Kuorga

Un buen número de las casi 300.000 grullas que pasan el invierno en la Península estarán ya instaladas en nuestras dehesas, campiñas y marismas

Javier Hidalgo

Quizás sea la grulla el ave que me despierta los sentimientos más profundos, tal vez por su notable tamaño, por su inveterado afán viajero o quizás por su acervado espíritu salvaje, que tan bien reflejado se muestra como una señal de libertad en su penetrante grito, cruu, el cual casi siempre se deja oír en la distancia aun cuando no tenemos el ave a la vista.

A estas alturas del otoño, un buen número de las casi 300.000 grullas que pasan el invierno en la península ibérica, estarán ya instaladas en nuestras dehesas, campiñas y marismas en donde buscan bellotas caídas de las quercíneas, granos de los rastrojos de arroz y maíz, plántulas de cereal y una amplia gama de animales invertebrados como lombrices o caracoles y de pequeños vertebrados como lagartijas, ratones y hasta peces. Dejaron de criar aquí a mitad del siglo pasado por el deterioro o la desaparición de los hábitats que necesitaban para ello y las que nos llegan como invernantes proceden de las latitudes norteñas donde crían, desde los bosques pantanosos alemanes hasta la tundra ártica, en una franja geográfica que se extiende entre Dinamarca y Rusia. Los grupos familiares, integrados por los dos adultos y uno o dos pollos del año, se congregan para la migración formando grandes bandadas al final del verano y se desplazan hasta los países mediterráneos siguiendo dos rutas principales. La más frecuentada discurre por la costa atlántica europea, desde el Báltico hasta el suroeste francés, entrando a España por los Pirineos de Navarra. La otra atraviesa los países del este de Europa hacia el norte de Italia y sigue por la costa oriental de Francia para entrar en la península sobrevolando el Pirineo catalán. Sus jornadas viajeras pueden cubrir hasta 2.000 kilómetros sin interrumpir el vuelo, en el que los integrantes de la bandada se disponen en forma de V para rentabilizar el gasto energético.

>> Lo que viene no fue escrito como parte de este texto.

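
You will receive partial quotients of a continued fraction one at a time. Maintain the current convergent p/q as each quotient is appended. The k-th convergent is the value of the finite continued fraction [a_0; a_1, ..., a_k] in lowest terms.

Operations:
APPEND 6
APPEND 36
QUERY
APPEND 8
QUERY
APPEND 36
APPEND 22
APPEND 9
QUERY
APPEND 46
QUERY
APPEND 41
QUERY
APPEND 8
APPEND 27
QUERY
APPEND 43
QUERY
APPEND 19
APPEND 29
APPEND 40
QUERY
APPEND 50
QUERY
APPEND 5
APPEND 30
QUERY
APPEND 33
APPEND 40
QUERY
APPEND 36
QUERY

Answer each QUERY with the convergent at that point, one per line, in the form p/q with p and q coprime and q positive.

APPEND 6: p_0 = 6·1 + 0 = 6, q_0 = 6·0 + 1 = 1 → 6/1
APPEND 36: p_1 = 36·6 + 1 = 217, q_1 = 36·1 + 0 = 36 → 217/36
APPEND 8: p_2 = 8·217 + 6 = 1742, q_2 = 8·36 + 1 = 289 → 1742/289
APPEND 36: p_3 = 36·1742 + 217 = 62929, q_3 = 36·289 + 36 = 10440 → 62929/10440
APPEND 22: p_4 = 22·62929 + 1742 = 1386180, q_4 = 22·10440 + 289 = 229969 → 1386180/229969
APPEND 9: p_5 = 9·1386180 + 62929 = 12538549, q_5 = 9·229969 + 10440 = 2080161 → 12538549/2080161
APPEND 46: p_6 = 46·12538549 + 1386180 = 578159434, q_6 = 46·2080161 + 229969 = 95917375 → 578159434/95917375
APPEND 41: p_7 = 41·578159434 + 12538549 = 23717075343, q_7 = 41·95917375 + 2080161 = 3934692536 → 23717075343/3934692536
APPEND 8: p_8 = 8·23717075343 + 578159434 = 190314762178, q_8 = 8·3934692536 + 95917375 = 31573457663 → 190314762178/31573457663
APPEND 27: p_9 = 27·190314762178 + 23717075343 = 5162215654149, q_9 = 27·31573457663 + 3934692536 = 856418049437 → 5162215654149/856418049437
APPEND 43: p_10 = 43·5162215654149 + 190314762178 = 222165587890585, q_10 = 43·856418049437 + 31573457663 = 36857549583454 → 222165587890585/36857549583454
APPEND 19: p_11 = 19·222165587890585 + 5162215654149 = 4226308385575264, q_11 = 19·36857549583454 + 856418049437 = 701149860135063 → 4226308385575264/701149860135063
APPEND 29: p_12 = 29·4226308385575264 + 222165587890585 = 122785108769573241, q_12 = 29·701149860135063 + 36857549583454 = 20370203493500281 → 122785108769573241/20370203493500281
APPEND 40: p_13 = 40·122785108769573241 + 4226308385575264 = 4915630659168504904, q_13 = 40·20370203493500281 + 701149860135063 = 815509289600146303 → 4915630659168504904/815509289600146303
APPEND 50: p_14 = 50·4915630659168504904 + 122785108769573241 = 245904318067194818441, q_14 = 50·815509289600146303 + 20370203493500281 = 40795834683500815431 → 245904318067194818441/40795834683500815431
APPEND 5: p_15 = 5·245904318067194818441 + 4915630659168504904 = 1234437220995142597109, q_15 = 5·40795834683500815431 + 815509289600146303 = 204794682707104223458 → 1234437220995142597109/204794682707104223458
APPEND 30: p_16 = 30·1234437220995142597109 + 245904318067194818441 = 37279020947921472731711, q_16 = 30·204794682707104223458 + 40795834683500815431 = 6184636315896627519171 → 37279020947921472731711/6184636315896627519171
APPEND 33: p_17 = 33·37279020947921472731711 + 1234437220995142597109 = 1231442128502403742743572, q_17 = 33·6184636315896627519171 + 204794682707104223458 = 204297793107295812356101 → 1231442128502403742743572/204297793107295812356101
APPEND 40: p_18 = 40·1231442128502403742743572 + 37279020947921472731711 = 49294964161044071182474591, q_18 = 40·204297793107295812356101 + 6184636315896627519171 = 8178096360607729121763211 → 49294964161044071182474591/8178096360607729121763211
APPEND 36: p_19 = 36·49294964161044071182474591 + 1231442128502403742743572 = 1775850151926088966311828848, q_19 = 36·8178096360607729121763211 + 204297793107295812356101 = 294615766774985544195831697 → 1775850151926088966311828848/294615766774985544195831697

217/36
1742/289
12538549/2080161
578159434/95917375
23717075343/3934692536
5162215654149/856418049437
222165587890585/36857549583454
4915630659168504904/815509289600146303
245904318067194818441/40795834683500815431
37279020947921472731711/6184636315896627519171
49294964161044071182474591/8178096360607729121763211
1775850151926088966311828848/294615766774985544195831697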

En otro tiempo fue una especie cazable aunque muy difícil de cobrar por su acentuado salvajismo. El método habitual consistía en esperarlas a la entrada o la salida de sus dormideros, extensas y poco profundas láminas de agua, donde encuentran la seguridad nocturna ante posibles predadores como lobos u hombres. A ellas acuden a la puesta de sol y las abandonan al rayar el alba. Su carne, aunque comestible, tiene poco valor gastronómico, si bien estas aves han sido perseguidas en la creencia de que poseen cualidades que potencian la longevidad: «el que come carne de grulla cien años dura», reza un viejo proverbio de nuestros campos.

Kuorga, que es su nombre lapón y que significa «el ave que es tan grande como unas persona», siempre despertó el interés y la curiosidad en los medios rurales de sus países de origen: «¿acaso no has sentido alguna vez el ansia de seguir a las aves viajeras que en otoño se dirigen al sur…?» (Bent Berg, 1944). Representaciones de esta elegante ave aparecen ya en cuevas prehistóricas y en mosaicos romanos. Y hasta el siglo XX, ejemplares de esta especie han servido para adornar jardines de la nobleza y la realeza.